Irmgard Furchner, die der Mittäterschaft an den Morden an mehr als 10.000 Menschen angeklagt ist, sei “aufgefunden worden”, sagte Gerichtssprecherin Frederike Milhoffer.

Furchner sei am Donnerstag nicht zum Prozessauftakt in Deutschland erschienen, sagte der Richter zuvor und erließ bei der dramatischen Anhörung Haftbefehl gegen den “Flüchtling”.

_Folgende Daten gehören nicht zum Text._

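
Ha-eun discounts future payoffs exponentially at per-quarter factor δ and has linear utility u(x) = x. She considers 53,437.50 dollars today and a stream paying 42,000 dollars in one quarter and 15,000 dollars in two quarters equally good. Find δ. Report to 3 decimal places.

Equating present values: 53437.50 = 42000δ + 15000δ².
So 15000δ² + 42000δ − 53437.50 = 0.
The positive root is δ = [−42000 + √(42000² + 4·15000·53437.50)] / (2·15000) = (−42000 + 70500.000)/30000 ≈ 0.950.

δ ≈ 0.950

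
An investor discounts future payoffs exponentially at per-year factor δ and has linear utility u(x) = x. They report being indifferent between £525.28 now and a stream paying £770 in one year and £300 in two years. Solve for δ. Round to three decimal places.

The stream is worth 770δ + 300δ² today, so 770δ + 300δ² = 525.28.
So 300δ² + 770δ − 525.28 = 0.
δ = (−770 + √(770² + 4·300·525.28)) / (2·300) = (−770 + √1223236.00) / 600 ≈ 0.560.

δ ≈ 0.560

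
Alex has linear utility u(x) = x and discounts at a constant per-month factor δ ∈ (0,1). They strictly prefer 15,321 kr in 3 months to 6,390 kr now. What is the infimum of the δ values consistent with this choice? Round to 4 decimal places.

δ > 0.7471

Under u(x) = x this choice says 6390 < δ^3·15321.
Dividing by 15321: δ^3 > 0.41707. Both sides are positive, so the cube root keeps the direction.
δ > 0.41707^(1/3) = 0.7471.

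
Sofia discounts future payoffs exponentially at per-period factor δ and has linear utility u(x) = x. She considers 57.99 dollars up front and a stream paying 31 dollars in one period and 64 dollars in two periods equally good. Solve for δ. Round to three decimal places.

Present value of the stream is 31·δ + 64·δ². Indifference gives 31δ + 64δ² = 57.99.
Rearranged: 64δ² + 31δ − 57.99 = 0.
By the quadratic formula (taking the positive root), δ = (−31 + √15806.44) / 128 ≈ 0.740.

δ ≈ 0.740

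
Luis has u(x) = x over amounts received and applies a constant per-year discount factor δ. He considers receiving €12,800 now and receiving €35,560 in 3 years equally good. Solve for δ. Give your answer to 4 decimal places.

δ ≈ 0.7113

Equating discounted utilities: u(12800) = δ^3·u(35560) ⇒ δ^3 = u(12800)/u(35560).
With u(x) = x: δ^3 = 12800/35560 = 0.35996.
Hence δ = (0.35996)^(1/3) = 0.711349.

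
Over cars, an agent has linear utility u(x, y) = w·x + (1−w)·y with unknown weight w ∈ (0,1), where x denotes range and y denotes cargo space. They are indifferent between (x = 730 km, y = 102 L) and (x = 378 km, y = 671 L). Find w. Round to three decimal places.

w = 0.618

Equating utilities: w·730 + (1−w)·102 = w·378 + (1−w)·671.
w·(730−378) = (1−w)·(671−102), i.e. w·352 = (1−w)·569.
Hence w = 569/(352+569) = 569/921 = 0.618.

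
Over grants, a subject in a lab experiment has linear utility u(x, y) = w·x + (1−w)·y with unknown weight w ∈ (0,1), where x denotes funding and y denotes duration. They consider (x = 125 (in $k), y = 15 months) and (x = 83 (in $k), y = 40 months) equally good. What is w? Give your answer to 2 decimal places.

w = 0.37

Indifference: w·125 + (1−w)·15 = w·83 + (1−w)·40.
Rearranging, 42·w − 25·(1−w) = 0.
The marginal rate of substitution is 25/42, so w = 25/(42+25) = 0.37.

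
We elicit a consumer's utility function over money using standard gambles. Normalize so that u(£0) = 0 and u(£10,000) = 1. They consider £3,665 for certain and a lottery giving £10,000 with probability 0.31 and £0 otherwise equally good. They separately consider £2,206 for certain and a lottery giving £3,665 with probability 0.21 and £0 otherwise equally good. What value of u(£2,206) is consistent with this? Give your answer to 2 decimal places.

0.07

From the first indifference, u(£3,665) = 0.31·u(£10,000) + 0.69·u(£0) = 0.31·1 + 0.69·0 = 0.31.
Chaining: u(£2,206) = 0.21·0.31 + 0.79·0.00 = 0.0651.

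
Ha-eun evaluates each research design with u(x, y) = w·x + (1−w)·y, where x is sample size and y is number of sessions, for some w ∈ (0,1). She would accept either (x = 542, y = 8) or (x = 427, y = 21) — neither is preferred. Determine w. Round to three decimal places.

w = 0.102

Indifference: w·542 + (1−w)·8 = w·427 + (1−w)·21.
Rearranging, 115·w − 13·(1−w) = 0.
So w/(1−w) = 13/115 = 0.1130, giving w = 13/(115+13) = 0.102.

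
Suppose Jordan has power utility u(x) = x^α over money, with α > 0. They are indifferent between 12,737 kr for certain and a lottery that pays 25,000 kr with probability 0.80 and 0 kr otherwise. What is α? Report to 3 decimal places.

α ≈ 0.331

EU(lottery) = 0.80·25000^α + 0.20·0 = 0.80·25000^α.
Setting u(12737) equal to that: 12737^α = 0.80·25000^α ⇒ (12737/25000)^α = 0.80.
Take logs: α = ln 0.80 / ln(12737/25000) ≈ 0.33089.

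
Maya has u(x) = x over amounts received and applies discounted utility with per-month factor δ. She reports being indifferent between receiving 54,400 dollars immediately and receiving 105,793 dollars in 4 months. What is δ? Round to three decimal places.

δ ≈ 0.847

Indifference means u(54400) = δ^4 · u(105793), so δ^4 = u(54400)/u(105793).
With u(x) = x: δ^4 = 54400/105793 = 0.51421.
So δ = 0.51421^(1/4) ≈ 0.847.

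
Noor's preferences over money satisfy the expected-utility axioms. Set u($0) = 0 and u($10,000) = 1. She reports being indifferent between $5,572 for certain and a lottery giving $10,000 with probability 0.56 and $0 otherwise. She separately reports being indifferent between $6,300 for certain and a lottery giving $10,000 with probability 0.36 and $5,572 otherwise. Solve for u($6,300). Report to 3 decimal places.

From the first indifference, u($5,572) = 0.56·u($10,000) + 0.44·u($0) = 0.56·1 + 0.44·0 = 0.56.
Then u($6,300) = 0.36·u($10,000) + 0.64·u($5,572) = 0.36·1.00 + 0.64·0.56 = 0.7184.

0.718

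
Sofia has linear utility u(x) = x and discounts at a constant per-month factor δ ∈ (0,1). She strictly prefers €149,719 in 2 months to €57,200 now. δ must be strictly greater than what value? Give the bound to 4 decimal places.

Under u(x) = x this choice says 57200 < δ^2·149719.
Dividing by 149719: δ^2 > 0.38205. Both sides are positive, so the square root keeps the direction.
δ > (57200/149719)^(1/2) ≈ 0.6181.

δ > 0.6181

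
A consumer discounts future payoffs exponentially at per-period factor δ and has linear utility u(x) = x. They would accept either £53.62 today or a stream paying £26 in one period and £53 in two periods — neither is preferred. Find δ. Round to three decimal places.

δ ≈ 0.790

Present value of the stream is 26·δ + 53·δ². Indifference gives 26δ + 53δ² = 53.62.
That is, 53δ² + 26δ − 53.62 = 0, a quadratic in δ.
The positive root is δ = [−26 + √(26² + 4·53·53.62)] / (2·53) = (−26 + 109.743)/106 ≈ 0.790.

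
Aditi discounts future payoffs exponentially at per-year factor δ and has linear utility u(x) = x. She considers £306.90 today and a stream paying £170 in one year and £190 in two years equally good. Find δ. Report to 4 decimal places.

The stream is worth 170δ + 190δ² today, so 170δ + 190δ² = 306.90.
Rearranged: 190δ² + 170δ − 306.90 = 0.
The positive root is δ = [−170 + √(170² + 4·190·306.90)] / (2·190) = (−170 + 512.000)/380 ≈ 0.9000.

δ ≈ 0.9000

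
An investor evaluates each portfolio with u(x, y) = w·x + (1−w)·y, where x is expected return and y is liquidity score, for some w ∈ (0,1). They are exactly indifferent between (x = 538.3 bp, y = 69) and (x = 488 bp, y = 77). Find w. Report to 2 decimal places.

w = 0.14

Indifference: w·538.3 + (1−w)·69 = w·488 + (1−w)·77.
w·(538.3−488) = (1−w)·(77−69), i.e. w·50.3 = (1−w)·8.
The marginal rate of substitution is 8/50.3, so w = 8/(50.3+8) = 0.14.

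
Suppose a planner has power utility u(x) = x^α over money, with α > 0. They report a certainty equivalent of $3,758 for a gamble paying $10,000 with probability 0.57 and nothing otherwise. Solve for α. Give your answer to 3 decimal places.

The lottery's expected utility is 0.57·u(10000) + 0.43·u(0) = 0.57·10000^α (since u(0) = 0 for α > 0).
Equating: 3758^α = 0.57·10000^α, i.e. 0.3758^α = 0.57.
α = ln(0.57) / ln(3758/10000) = -0.562119/-0.978698 ≈ 0.574.

α ≈ 0.574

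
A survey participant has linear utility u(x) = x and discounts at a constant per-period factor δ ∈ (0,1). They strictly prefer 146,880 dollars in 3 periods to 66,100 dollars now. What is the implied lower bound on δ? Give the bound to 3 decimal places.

Comparing present values: 66100 < δ^3·146880.
Dividing by 146880: δ^3 > 0.45003. Both sides are positive, so the cube root keeps the direction.
δ > (66100/146880)^(1/3) ≈ 0.766.

δ > 0.766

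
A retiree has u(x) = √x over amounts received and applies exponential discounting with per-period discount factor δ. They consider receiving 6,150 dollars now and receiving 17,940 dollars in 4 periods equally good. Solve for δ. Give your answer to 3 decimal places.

δ ≈ 0.875

The payoff in 4 periods is discounted by δ^4, so u(6150) = δ^4·u(17940) and δ^4 = u(6150)/u(17940).
With u(x) = √x: δ^4 = √6150/√17940 = √(6150/17940) = 0.58550.
So δ = 0.58550^(1/4) ≈ 0.875.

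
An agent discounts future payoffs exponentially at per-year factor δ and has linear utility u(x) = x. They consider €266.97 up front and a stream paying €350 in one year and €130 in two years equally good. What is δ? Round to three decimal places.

Present value of the stream is 350·δ + 130·δ². Indifference gives 350δ + 130δ² = 266.97.
So 130δ² + 350δ − 266.97 = 0.
δ = (−350 + √(350² + 4·130·266.97)) / (2·130) = (−350 + √261324.40) / 260 ≈ 0.620.

δ ≈ 0.620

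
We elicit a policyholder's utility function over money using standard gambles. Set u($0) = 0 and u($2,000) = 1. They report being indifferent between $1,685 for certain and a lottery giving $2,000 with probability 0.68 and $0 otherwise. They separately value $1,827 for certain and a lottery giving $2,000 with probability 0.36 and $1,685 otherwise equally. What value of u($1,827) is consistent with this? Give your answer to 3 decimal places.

0.795

From the first indifference, u($1,685) = 0.68·u($2,000) + 0.32·u($0) = 0.68·1 + 0.32·0 = 0.68.
Then u($1,827) = 0.36·u($2,000) + 0.64·u($1,685) = 0.36·1.00 + 0.64·0.68 = 0.7952.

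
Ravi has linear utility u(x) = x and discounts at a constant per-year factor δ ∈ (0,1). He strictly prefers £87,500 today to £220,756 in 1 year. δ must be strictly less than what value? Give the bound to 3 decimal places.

The preference means 87500 > δ·220756.
Dividing through by 220756 gives δ < 0.39637.

δ < 0.396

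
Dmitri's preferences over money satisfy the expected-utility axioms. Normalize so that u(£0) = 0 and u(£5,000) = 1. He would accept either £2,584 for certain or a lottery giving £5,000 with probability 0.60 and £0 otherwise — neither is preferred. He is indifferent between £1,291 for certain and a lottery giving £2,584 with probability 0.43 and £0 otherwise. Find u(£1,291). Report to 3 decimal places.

0.258

First, u(£2,584) = 0.60·u(£5,000) + 0.40·u(£0) = 0.60.
Chaining: u(£1,291) = 0.43·0.60 + 0.57·0.00 = 0.2580.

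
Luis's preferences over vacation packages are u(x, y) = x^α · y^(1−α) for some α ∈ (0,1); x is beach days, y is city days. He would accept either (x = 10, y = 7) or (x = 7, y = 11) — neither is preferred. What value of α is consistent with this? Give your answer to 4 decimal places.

The Cobb–Douglas utilities coincide, so 10^α·7^(1−α) = 7^α·11^(1−α).
Taking logs: α·ln 10 + (1−α)·ln 7 = α·ln 7 + (1−α)·ln 11, i.e. α·0.3566749 = (1−α)·0.4519851.
With A = 0.3566749 and B = 0.4519851: α·A = (1−α)·B, so α = B/(A+B) = 0.4519851/0.8086600 ≈ 0.5589.

α ≈ 0.5589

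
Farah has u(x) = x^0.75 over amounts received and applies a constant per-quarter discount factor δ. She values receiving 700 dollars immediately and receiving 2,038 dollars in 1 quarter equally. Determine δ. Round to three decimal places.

Equating discounted utilities: u(700) = δ·u(2038) ⇒ δ = u(700)/u(2038).
Since u(x) = x^0.75, δ = (700/2038)^0.75 = 0.34347^0.75 = 0.44866.

δ ≈ 0.449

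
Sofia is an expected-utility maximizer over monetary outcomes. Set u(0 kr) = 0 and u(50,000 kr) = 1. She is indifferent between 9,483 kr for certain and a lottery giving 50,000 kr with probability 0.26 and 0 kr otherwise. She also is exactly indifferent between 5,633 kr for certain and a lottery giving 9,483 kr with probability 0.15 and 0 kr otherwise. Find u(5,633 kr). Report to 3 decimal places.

0.039

The first gamble pins u(9,483 kr): it must equal 0.26·1 + 0.74·0 = 0.26.
The second indifference gives u(5,633 kr) = 0.15·u(9,483 kr) + 0.85·u(0 kr) = 0.15·0.26 + 0.85·0.00 = 0.0390.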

Furchner, eine der ersten Frauen, die seit Jahrzehnten wegen Verbrechen aus der Nazizeit angeklagt wurde, wird der Mittäterschaft an Tausenden Morden im KZ Stutthof im besetzten Polen angeklagt.

Sie habe am Donnerstagmorgen ihr Altersheim in der Nähe von Hamburg verlassen und sei mit dem Taxi zu einer U-Bahn-Station gefahren, sagte Frederike Milhoffer, Sprecherin des Gerichts im norddeutschen Itzehoe.

Aber sie ist nicht zum Prozess erschienen.

Eine Sprecherin der Polizei in Itzehoe hatte der AFP mitgeteilt, sie suche nach Furchner und “weiß nicht, wo sie ist”.

Der Anwalt des Angeklagten, Wolf Molkentin, war im Gerichtssaal anwesend, äußerte sich jedoch nicht vor Journalisten.

Die Staatsanwaltschaft wirft Furchner vor, bei der systematischen Ermordung von Häftlingen in Stutthof mitgewirkt zu haben, wo sie zwischen Juni 1943 und April 1945 im Büro des Lagerkommandanten Paul Werner Hoppe tätig war.

Der Prozess findet vor einem Jugendgericht statt, da sie damals zwischen 18 und 19 Jahre alt war.

In dem Lager unweit der Stadt Danzig starben rund 65.000 Menschen, darunter “jüdische Häftlinge, polnische Partisanen und sowjetisch-russische Kriegsgefangene”, so die Anklageschrift.

Nach langem Überlegen entschied das Gericht im Februar, dass Furchner prozessfähig sei.

„Gesund genug, um zu fliehen, gesund genug, um ins Gefängnis zu gehen!“, twitterte Efraim Zuroff, ein amerikanisch-israelischer „Nazi-Jäger“, der eine Schlüsselrolle bei der Anklage ehemaliger Nazi-Kriegsverbrecher gespielt hat.


Noch wenig Zeit

Die geplante Eröffnung des Prozesses in Itzehoe erfolgte einen Tag vor dem 75.

Außerdem kommt es eine Woche vor einem gesonderten Verfahren in Neuruppin bei Berlin gegen einen 100-jährigen ehemaligen Lagerwärter.

76 Jahre nach Ende des Zweiten Weltkriegs läuft die Zeit davon, Menschen für ihre Rolle im NS-System vor Gericht zu stellen.

Derzeit bearbeiten Staatsanwälte weitere acht Fälle, darunter ehemalige Mitarbeiter der Lager Buchenwald und Ravensbrück, wie die Zentralstelle zur Aufklärung nationalsozialistischer Verbrechen mitteilte.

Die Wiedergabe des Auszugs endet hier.